Along with increasing social status, access to education, and disposable income, the female multitude in China has been rising to become a force to be reckoned with. This force is growing from women themselves as well as the integration and reciprocation between women and men. “She” power is changing the social status of Chinese women.

Increasing Social Status

“Less than a century ago, many Chinese women had their feet broken and bound so tightly they could scarcely walk,” wrote Patti Walder in her article in the Financial Times. When the article was published back in 2010, the world’s three richest self-made women were from China, and 11 out of 20 female billionaires were Chinese.

Indeed, the lives of women changed dramatically in just three generations. This can be seen in the story of talk show host and female activist Yang Lan’s family, whose various women were at the forefront of change. Her maternal grandmother was born after the 1911 Revolution, which put an end to dynastic China and ushered in democratic thoughts. She fortunately escaped the fate of bound feet, which was outlawed by the Republic of China, as well as arranged marriage, and instead went to Shanghai to support herself by working in a factory and she married the man she loved.

Following the founding of the People’s Republic of China, women were encouraged to compete with men in all fields including academics.
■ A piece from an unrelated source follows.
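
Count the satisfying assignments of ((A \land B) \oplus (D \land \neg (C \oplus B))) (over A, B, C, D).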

Yang’s mother became the first female college graduate in the family, who saved every dime to support her going to school, which would have been unthinkable in a family with five children during a previous time.

It was during a job interview in 1990 that Yang Lan first felt the pressure of gender stereotyping. The TV producer told her the program wanted a beautiful and well-behaved female host, innocent and a little bit naive. Why can’t a female host have her own point of view and style? Yang, a recent graduate from college, asked. She didn’t expect this to win her the role, but to her surprise the producer appreciated her freshness and cast her as the host.